Share

4. Bertemu Lagi

Penulis: Arin Akazuma
last update Terakhir Diperbarui: 2023-07-03 01:05:41

Nalini dan Sivia langsung menoleh ke sumber suara. Nalini membelalakan mata. Sedang Sivia tersenyum melihat siapa yang datang. Namun senyumnya langsung pudar saat melihat ekspresi di wajah ayahnya.

"Oh. Kau lagi? Gadis turbulensi, mengapa kau ada di sini bersama putriku? Kau berencana menculiknya?" kini pegangan tangan pada Sivia pada tangan Nalini terlepas.

"Oh. Kau? Kau ayah dari gadis kecil ini?" Nalini baru menyadari jika pria itu adalah pria yang bertemu dengannya di pesawat. Dia sudah ingat sosok tampan itu. Sosok yang tak sengaja ia peluk.

"Sekarang ikut aku ke kantor polisi. Kau harus ditangkap karena berniat melakukan penculikan," pria itu menarik lengan Nalini dengan kasar.

"Tu-tunggu dulu. Aku tidak berniat menculik. Aku bertemu dengannya di gerbang sekolah. Dan dia sendiri yang memintaku menemaninya membeli ice cream," Nalini berusaha menjelaskan.

Ayah Sivia nampak berpikir lalu mengalihkan pandangan ke arah putrinya, "sayang, apakah kau mengenal wanita itu?"

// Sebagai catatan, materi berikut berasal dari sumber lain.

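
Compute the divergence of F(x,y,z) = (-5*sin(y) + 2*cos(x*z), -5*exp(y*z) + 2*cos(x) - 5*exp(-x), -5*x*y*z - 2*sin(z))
-5*x*y - 5*z*exp(y*z) - 2*z*sin(x*z) - 2*cos(z)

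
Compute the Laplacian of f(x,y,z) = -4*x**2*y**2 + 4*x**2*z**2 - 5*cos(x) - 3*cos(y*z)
3*y**2*cos(y*z) - 8*y**2 + 3*z**2*cos(y*z) + 8*z**2 + 5*cos(x)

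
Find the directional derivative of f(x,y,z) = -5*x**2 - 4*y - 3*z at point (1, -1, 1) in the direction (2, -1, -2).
-10/3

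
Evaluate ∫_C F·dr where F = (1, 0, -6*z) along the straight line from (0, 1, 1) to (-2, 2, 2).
-11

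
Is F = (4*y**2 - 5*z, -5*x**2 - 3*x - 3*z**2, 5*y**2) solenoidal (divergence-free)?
Yes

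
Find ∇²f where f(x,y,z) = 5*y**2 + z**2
12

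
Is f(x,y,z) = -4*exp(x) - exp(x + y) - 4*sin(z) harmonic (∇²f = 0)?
No, ∇²f = -4*exp(x) - 2*exp(x + y) + 4*sin(z)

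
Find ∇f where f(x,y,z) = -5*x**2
(-10*x, 0, 0)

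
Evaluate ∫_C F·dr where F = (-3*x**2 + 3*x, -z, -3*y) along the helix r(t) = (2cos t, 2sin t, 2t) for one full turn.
0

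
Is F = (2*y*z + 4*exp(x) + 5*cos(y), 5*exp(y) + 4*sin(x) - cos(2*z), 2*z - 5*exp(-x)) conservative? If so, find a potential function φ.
No, ∇×F = (-2*sin(2*z), 2*y - 5*exp(-x), -2*z + 5*sin(y) + 4*cos(x)) ≠ 0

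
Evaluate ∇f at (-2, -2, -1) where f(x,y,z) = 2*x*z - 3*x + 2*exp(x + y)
(-5 + 2*exp(-4), 2*exp(-4), -4)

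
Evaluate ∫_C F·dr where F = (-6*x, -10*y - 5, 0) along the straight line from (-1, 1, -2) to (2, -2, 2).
-9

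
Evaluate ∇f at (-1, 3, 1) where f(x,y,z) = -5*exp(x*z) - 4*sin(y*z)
(-5*exp(-1), -4*cos(3), 5*exp(-1) - 12*cos(3))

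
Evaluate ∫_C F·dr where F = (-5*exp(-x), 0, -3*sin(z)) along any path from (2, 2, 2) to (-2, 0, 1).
-3*cos(2) + 3*cos(1) + 10*sinh(2)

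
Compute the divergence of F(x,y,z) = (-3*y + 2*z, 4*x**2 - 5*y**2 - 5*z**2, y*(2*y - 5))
-10*y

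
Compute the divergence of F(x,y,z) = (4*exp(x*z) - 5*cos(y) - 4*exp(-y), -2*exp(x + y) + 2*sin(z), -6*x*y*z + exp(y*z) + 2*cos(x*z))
-6*x*y - 2*x*sin(x*z) + y*exp(y*z) + 4*z*exp(x*z) - 2*exp(x + y)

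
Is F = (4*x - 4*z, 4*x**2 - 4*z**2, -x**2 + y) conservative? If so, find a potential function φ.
No, ∇×F = (8*z + 1, 2*x - 4, 8*x) ≠ 0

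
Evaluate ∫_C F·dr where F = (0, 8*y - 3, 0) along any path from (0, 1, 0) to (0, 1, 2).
0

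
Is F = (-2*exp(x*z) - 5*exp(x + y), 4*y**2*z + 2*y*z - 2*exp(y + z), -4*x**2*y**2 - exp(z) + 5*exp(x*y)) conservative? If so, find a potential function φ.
No, ∇×F = (-8*x**2*y + 5*x*exp(x*y) - 4*y**2 - 2*y + 2*exp(y + z), 8*x*y**2 - 2*x*exp(x*z) - 5*y*exp(x*y), 5*exp(x + y)) ≠ 0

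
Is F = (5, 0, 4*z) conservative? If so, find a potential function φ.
Yes, F is conservative. φ = 5*x + 2*z**2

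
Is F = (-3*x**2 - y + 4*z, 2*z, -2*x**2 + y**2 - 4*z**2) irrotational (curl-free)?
No, ∇×F = (2*y - 2, 4*x + 4, 1)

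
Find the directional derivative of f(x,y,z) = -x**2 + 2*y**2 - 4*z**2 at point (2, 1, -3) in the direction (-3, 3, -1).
0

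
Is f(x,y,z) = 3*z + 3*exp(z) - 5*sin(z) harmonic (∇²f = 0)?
No, ∇²f = 3*exp(z) + 5*sin(z)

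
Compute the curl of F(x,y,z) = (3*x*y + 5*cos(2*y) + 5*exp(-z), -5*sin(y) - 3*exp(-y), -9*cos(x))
(0, -9*sin(x) - 5*exp(-z), -3*x + 10*sin(2*y))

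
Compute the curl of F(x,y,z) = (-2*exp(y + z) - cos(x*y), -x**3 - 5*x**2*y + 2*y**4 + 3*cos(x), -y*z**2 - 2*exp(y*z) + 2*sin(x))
(z*(-z - 2*exp(y*z)), -2*exp(y + z) - 2*cos(x), -3*x**2 - 10*x*y - x*sin(x*y) + 2*exp(y + z) - 3*sin(x))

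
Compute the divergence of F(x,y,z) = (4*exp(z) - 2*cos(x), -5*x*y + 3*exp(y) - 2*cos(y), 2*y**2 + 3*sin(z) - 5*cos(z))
-5*x + 3*exp(y) + 2*sin(x) + 2*sin(y) + 5*sin(z) + 3*cos(z)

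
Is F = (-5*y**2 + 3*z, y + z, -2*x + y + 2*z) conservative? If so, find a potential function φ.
No, ∇×F = (0, 5, 10*y) ≠ 0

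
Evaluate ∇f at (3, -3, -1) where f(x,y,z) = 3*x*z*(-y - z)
(-12, 9, 45)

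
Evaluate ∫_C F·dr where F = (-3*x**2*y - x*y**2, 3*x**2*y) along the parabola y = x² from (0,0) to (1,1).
7/30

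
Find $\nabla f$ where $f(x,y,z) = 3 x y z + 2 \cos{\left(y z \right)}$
(3*y*z, z*(3*x - 2*sin(y*z)), y*(3*x - 2*sin(y*z)))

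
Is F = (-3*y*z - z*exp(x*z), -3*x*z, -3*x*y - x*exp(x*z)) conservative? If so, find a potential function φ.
Yes, F is conservative. φ = -3*x*y*z - exp(x*z)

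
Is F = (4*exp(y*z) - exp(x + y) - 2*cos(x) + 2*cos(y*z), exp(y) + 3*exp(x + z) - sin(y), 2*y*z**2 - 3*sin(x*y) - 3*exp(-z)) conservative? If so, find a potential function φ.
No, ∇×F = (-3*x*cos(x*y) + 2*z**2 - 3*exp(x + z), y*(4*exp(y*z) - 2*sin(y*z) + 3*cos(x*y)), -4*z*exp(y*z) + 2*z*sin(y*z) + exp(x + y) + 3*exp(x + z)) ≠ 0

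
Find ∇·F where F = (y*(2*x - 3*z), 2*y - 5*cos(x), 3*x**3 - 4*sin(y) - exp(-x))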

Sivia menggeleng dengan wajah polosnya. Ayah Sivia nampak geram lalu kembali menatap Nalini dengan tajam. "Kau berbohong padaku? Bagaimana mungkin anakku meminta diantar oleh orang yang tidak dikenalnya".

"Pak, jika Anda tidak percaya, ayo kita masuk ke dalam. Aku datang kesini untuk menemui temanku yang bekerja sebagai guru di sini. Aku sama sekali tidak memiliki niat jahat. Jadi tolong tidak perlu membawa-bawa polisi,"

"Baiklah. Ayo kita masuk sekarang," jawab ayah Sivia sesaat setelah berpikir.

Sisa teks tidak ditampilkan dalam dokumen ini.